Ambassador Daniel Shapiro on the Middle East After the Iran War: Disarmament as the Region's Common Denominator

Former U.S. Ambassador to Israel argues that Lebanon, Gaza, and Iran all hinge on the same unresolved question, even as Israel's coming election turns on issues closer to home.

On May 21, 2026, the Jan Koum Israel Studies Program (JKISP) at the Center on Democracy, Development and the Rule of Law hosted Ambassador Daniel Shapiro for the latest installment of its Israel Insights webinar series. Ambassador Shapiro, a distinguished fellow with the Atlantic Council's Scowcroft Middle East Security Initiative and former U.S. Ambassador to Israel, joined Amichai Magen, Director of JKISP, and Or Rabinowitz, Visiting Fellow in Israel Studies. Ambassador Shapiro described the Trump administration as caught between three unappealing options on Iran's nuclear program: an ongoing stalemate over the closed Strait of Hormuz, military escalation that risks a global economic crisis, or a far weaker nuclear deal than Trump has demanded. He discussed similar issues of refusal to disarm obstructing negotiations in Lebanon, where Hezbollah's refusal to disarm blocks normalization despite new talks among ambassadors in Washington, and Gaza, where Hamas's refusal to disarm has stalled the transition to non-Hamas governance.

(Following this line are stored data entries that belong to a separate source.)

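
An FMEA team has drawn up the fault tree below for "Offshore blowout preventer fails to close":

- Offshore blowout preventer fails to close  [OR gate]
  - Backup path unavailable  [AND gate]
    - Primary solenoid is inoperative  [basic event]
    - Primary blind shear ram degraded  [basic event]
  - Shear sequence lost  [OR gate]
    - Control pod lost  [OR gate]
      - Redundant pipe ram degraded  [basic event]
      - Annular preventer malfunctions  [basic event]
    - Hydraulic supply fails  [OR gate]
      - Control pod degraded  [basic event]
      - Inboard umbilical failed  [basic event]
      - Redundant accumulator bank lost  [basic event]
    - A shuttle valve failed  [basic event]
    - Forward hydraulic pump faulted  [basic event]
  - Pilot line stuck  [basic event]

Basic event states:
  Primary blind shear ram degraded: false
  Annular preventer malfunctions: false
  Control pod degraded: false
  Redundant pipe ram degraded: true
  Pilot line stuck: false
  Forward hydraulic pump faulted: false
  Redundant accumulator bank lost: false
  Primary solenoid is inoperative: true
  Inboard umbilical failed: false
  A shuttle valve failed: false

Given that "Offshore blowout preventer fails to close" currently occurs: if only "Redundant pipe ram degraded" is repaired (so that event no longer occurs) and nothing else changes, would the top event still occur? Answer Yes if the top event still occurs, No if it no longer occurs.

No

Counterfactual: set "Redundant pipe ram degraded" to not occurred.
Backup path unavailable [AND]: Primary solenoid is inoperative=occurs, Primary blind shear ram degraded=not → not all inputs occur → does not occur.
Control pod lost [OR]: Redundant pipe ram degraded=not, Annular preventer malfunctions=not → no input occurs → does not occur.
Hydraulic supply fails [OR]: Control pod degraded=not, Inboard umbilical failed=not, Redundant accumulator bank lost=not → no input occurs → does not occur.
Shear sequence lost [OR]: Control pod lost=not, Hydraulic supply fails=not, A shuttle valve failed=not, Forward hydraulic pump faulted=not → no input occurs → does not occur.
Offshore blowout preventer fails to close [OR]: Backup path unavailable=not, Shear sequence lost=not, Pilot line stuck=not → no input occurs → does not occur.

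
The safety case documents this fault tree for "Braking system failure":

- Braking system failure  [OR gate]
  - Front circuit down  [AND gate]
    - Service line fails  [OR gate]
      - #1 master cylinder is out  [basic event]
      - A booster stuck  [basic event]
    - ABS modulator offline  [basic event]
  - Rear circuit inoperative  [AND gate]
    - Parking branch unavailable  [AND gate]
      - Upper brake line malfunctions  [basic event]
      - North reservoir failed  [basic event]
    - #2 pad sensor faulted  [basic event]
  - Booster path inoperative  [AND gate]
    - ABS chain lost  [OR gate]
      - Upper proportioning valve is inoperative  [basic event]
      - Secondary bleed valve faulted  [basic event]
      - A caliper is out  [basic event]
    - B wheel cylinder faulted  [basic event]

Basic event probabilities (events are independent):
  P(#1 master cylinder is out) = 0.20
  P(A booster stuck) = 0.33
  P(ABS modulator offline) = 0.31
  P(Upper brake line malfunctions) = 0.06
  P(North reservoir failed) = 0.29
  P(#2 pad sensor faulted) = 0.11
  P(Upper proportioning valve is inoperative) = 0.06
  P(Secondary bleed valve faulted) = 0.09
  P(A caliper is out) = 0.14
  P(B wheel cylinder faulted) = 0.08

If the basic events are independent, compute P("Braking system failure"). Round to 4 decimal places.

P(Service line fails) [OR] = 1 − (1−0.20) × (1−0.33) = 0.464000
P(Front circuit down) [AND] = 0.464000 × 0.31 = 0.143840
P(Parking branch unavailable) [AND] = 0.06 × 0.29 = 0.017400
P(Rear circuit inoperative) [AND] = 0.017400 × 0.11 = 0.001914
P(ABS chain lost) [OR] = 1 − (1−0.06) × (1−0.09) × (1−0.14) = 0.264356
P(Booster path inoperative) [AND] = 0.264356 × 0.08 = 0.021148
P(Braking system failure) [OR] = 1 − (1−0.143840) × (1−0.001914) × (1−0.021148) = 0.163550
Rounded to 4 decimal places: P(Braking system failure) ≈ 0.1636.

0.1636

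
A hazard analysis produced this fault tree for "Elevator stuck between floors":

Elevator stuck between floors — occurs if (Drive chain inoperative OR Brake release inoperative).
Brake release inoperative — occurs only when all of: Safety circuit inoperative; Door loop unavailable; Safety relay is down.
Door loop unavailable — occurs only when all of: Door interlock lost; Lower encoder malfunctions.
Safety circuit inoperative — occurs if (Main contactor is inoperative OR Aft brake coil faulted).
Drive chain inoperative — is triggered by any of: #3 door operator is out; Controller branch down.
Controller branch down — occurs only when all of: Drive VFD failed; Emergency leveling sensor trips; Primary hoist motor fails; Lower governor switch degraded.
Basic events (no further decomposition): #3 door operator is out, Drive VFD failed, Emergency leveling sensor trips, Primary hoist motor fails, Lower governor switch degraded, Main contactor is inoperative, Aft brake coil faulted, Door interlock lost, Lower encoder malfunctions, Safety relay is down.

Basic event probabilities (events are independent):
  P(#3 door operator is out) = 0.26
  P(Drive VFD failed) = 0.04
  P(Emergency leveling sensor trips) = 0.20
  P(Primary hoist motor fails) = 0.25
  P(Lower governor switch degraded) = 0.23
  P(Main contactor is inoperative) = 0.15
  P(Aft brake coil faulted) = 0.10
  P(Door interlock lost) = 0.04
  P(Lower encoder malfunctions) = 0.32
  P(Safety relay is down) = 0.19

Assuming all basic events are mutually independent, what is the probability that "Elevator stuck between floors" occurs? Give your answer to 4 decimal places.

P(Controller branch down) [AND] = 0.04 × 0.20 × 0.25 × 0.23 = 0.000460
P(Drive chain inoperative) [OR] = 1 − (1−0.26) × (1−0.000460) = 0.260340
P(Safety circuit inoperative) [OR] = 1 − (1−0.15) × (1−0.10) = 0.235000
P(Door loop unavailable) [AND] = 0.04 × 0.32 = 0.012800
P(Brake release inoperative) [AND] = 0.235000 × 0.012800 × 0.19 = 0.000572
P(Elevator stuck between floors) [OR] = 1 − (1−0.260340) × (1−0.000572) = 0.260763
Rounded to 4 decimal places: P(Elevator stuck between floors) ≈ 0.2608.

0.2608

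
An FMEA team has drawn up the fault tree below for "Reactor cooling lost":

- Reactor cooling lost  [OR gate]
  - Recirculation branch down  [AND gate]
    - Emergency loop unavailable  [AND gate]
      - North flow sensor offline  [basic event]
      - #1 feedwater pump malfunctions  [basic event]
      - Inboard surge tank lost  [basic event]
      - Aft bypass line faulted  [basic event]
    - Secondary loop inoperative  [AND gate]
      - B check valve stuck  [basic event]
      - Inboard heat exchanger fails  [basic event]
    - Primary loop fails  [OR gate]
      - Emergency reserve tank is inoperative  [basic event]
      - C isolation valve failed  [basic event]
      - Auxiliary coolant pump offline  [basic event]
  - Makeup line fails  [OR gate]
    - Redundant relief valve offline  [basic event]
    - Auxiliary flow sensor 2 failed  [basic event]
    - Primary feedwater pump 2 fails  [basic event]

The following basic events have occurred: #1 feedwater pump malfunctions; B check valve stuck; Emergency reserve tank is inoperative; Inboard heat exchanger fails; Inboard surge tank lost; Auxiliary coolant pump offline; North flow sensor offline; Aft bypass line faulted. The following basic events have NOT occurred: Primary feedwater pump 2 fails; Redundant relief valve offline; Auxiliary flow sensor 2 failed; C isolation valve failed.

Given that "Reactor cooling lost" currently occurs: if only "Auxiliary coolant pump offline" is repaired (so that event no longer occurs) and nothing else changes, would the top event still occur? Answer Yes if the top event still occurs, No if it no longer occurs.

Yes

Counterfactual: set "Auxiliary coolant pump offline" to not occurred.
Emergency loop unavailable [AND]: North flow sensor offline=occurs, #1 feedwater pump malfunctions=occurs, Inboard surge tank lost=occurs, Aft bypass line faulted=occurs → all inputs occur → occurs.
Secondary loop inoperative [AND]: B check valve stuck=occurs, Inboard heat exchanger fails=occurs → all inputs occur → occurs.
Primary loop fails [OR]: Emergency reserve tank is inoperative=occurs, C isolation valve failed=not, Auxiliary coolant pump offline=not → at least one input occurs → occurs.
Recirculation branch down [AND]: Emergency loop unavailable=occurs, Secondary loop inoperative=occurs, Primary loop fails=occurs → all inputs occur → occurs.
Makeup line fails [OR]: Redundant relief valve offline=not, Auxiliary flow sensor 2 failed=not, Primary feedwater pump 2 fails=not → no input occurs → does not occur.
Reactor cooling lost [OR]: Recirculation branch down=occurs, Makeup line fails=not → at least one input occurs → occurs.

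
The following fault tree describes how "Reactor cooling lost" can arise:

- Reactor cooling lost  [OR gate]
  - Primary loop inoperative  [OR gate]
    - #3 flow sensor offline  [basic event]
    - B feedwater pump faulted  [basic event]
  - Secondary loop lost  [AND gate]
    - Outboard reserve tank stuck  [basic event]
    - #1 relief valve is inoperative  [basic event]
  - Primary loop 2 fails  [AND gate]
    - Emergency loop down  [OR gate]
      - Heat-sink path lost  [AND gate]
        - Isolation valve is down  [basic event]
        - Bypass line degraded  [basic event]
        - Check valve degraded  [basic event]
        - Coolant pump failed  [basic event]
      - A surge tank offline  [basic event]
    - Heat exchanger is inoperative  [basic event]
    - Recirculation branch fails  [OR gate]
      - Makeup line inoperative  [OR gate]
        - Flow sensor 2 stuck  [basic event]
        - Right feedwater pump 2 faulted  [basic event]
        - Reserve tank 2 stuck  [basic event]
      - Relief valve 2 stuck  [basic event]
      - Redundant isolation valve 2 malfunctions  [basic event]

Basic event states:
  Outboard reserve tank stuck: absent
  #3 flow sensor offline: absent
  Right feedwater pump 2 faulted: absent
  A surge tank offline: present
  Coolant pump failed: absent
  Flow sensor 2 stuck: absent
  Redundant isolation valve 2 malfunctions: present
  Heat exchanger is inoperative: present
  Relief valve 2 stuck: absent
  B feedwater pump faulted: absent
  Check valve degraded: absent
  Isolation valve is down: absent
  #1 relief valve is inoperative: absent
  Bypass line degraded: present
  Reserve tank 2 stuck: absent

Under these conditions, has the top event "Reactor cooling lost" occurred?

Yes

Primary loop inoperative [OR]: #3 flow sensor offline=not, B feedwater pump faulted=not → no input occurs → does not occur.
Secondary loop lost [AND]: Outboard reserve tank stuck=not, #1 relief valve is inoperative=not → not all inputs occur → does not occur.
Heat-sink path lost [AND]: Isolation valve is down=not, Bypass line degraded=occurs, Check valve degraded=not, Coolant pump failed=not → not all inputs occur → does not occur.
Emergency loop down [OR]: Heat-sink path lost=not, A surge tank offline=occurs → at least one input occurs → occurs.
Makeup line inoperative [OR]: Flow sensor 2 stuck=not, Right feedwater pump 2 faulted=not, Reserve tank 2 stuck=not → no input occurs → does not occur.
Recirculation branch fails [OR]: Makeup line inoperative=not, Relief valve 2 stuck=not, Redundant isolation valve 2 malfunctions=occurs → at least one input occurs → occurs.
Primary loop 2 fails [AND]: Emergency loop down=occurs, Heat exchanger is inoperative=occurs, Recirculation branch fails=occurs → all inputs occur → occurs.
Reactor cooling lost [OR]: Primary loop inoperative=not, Secondary loop lost=not, Primary loop 2 fails=occurs → at least one input occurs → occurs.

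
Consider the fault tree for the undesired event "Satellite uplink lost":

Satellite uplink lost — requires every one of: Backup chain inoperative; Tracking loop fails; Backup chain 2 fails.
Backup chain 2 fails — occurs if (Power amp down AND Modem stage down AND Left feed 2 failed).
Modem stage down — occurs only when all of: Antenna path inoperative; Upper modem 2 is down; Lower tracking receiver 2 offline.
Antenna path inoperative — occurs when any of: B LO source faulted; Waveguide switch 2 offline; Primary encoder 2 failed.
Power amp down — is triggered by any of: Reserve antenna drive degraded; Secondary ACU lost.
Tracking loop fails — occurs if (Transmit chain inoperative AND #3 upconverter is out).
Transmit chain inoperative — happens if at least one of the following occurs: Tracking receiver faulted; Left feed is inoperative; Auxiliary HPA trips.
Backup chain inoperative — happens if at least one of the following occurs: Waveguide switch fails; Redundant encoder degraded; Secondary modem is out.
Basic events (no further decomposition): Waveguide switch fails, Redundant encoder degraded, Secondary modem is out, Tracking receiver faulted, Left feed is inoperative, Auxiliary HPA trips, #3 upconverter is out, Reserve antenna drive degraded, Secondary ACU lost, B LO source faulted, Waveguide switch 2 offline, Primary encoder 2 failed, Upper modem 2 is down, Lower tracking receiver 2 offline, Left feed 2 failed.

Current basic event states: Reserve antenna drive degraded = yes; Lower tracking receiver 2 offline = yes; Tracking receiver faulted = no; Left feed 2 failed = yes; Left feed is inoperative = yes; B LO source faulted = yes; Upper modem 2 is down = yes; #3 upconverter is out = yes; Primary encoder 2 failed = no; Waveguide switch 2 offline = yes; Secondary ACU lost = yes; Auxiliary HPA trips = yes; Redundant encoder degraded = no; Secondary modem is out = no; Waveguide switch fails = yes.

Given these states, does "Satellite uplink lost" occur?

Backup chain inoperative [OR]: Waveguide switch fails=occurs, Redundant encoder degraded=not, Secondary modem is out=not → at least one input occurs → occurs.
Transmit chain inoperative [OR]: Tracking receiver faulted=not, Left feed is inoperative=occurs, Auxiliary HPA trips=occurs → at least one input occurs → occurs.
Tracking loop fails [AND]: Transmit chain inoperative=occurs, #3 upconverter is out=occurs → all inputs occur → occurs.
Power amp down [OR]: Reserve antenna drive degraded=occurs, Secondary ACU lost=occurs → at least one input occurs → occurs.
Antenna path inoperative [OR]: B LO source faulted=occurs, Waveguide switch 2 offline=occurs, Primary encoder 2 failed=not → at least one input occurs → occurs.
Modem stage down [AND]: Antenna path inoperative=occurs, Upper modem 2 is down=occurs, Lower tracking receiver 2 offline=occurs → all inputs occur → occurs.
Backup chain 2 fails [AND]: Power amp down=occurs, Modem stage down=occurs, Left feed 2 failed=occurs → all inputs occur → occurs.
Satellite uplink lost [AND]: Backup chain inoperative=occurs, Tracking loop fails=occurs, Backup chain 2 fails=occurs → all inputs occur → occurs.

Yes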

On U.S.-Israel relations, Ambassador Shapiro said Israel's standing in American public opinion is the lowest he recalls, primarily due to the toll of the Gaza war, but also due to the rightward drift of Netanyahu's coalition and Netanyahu's history of partisan relationships within U.S. politics. He outlined the difference between legitimate debate over the terms of U.S.-Israel security assistance and arguments that question Israel's existence as a state. Looking ahead to Israel's elections, expected between September and October, Ambassador Shapiro argued that rather than a pro- versus anti-Netanyahu split affecting the outcome, votes will be affected by public opinion on whether the government succeeded against Hamas, Hezbollah, and Iran; Israel's eroded international standing; and the ultra-Orthodox exemption from military service. Asked to close with his thoughts on Israeli-Saudi normalization, Ambassador Shapiro, drawing on his direct involvement in pre-October 7th talks and a return trip to Saudi Arabia in December, explained how the widening Saudi-UAE regional rift and the unresolved Iran war further complicate Riyadh's existing conditions for a deal.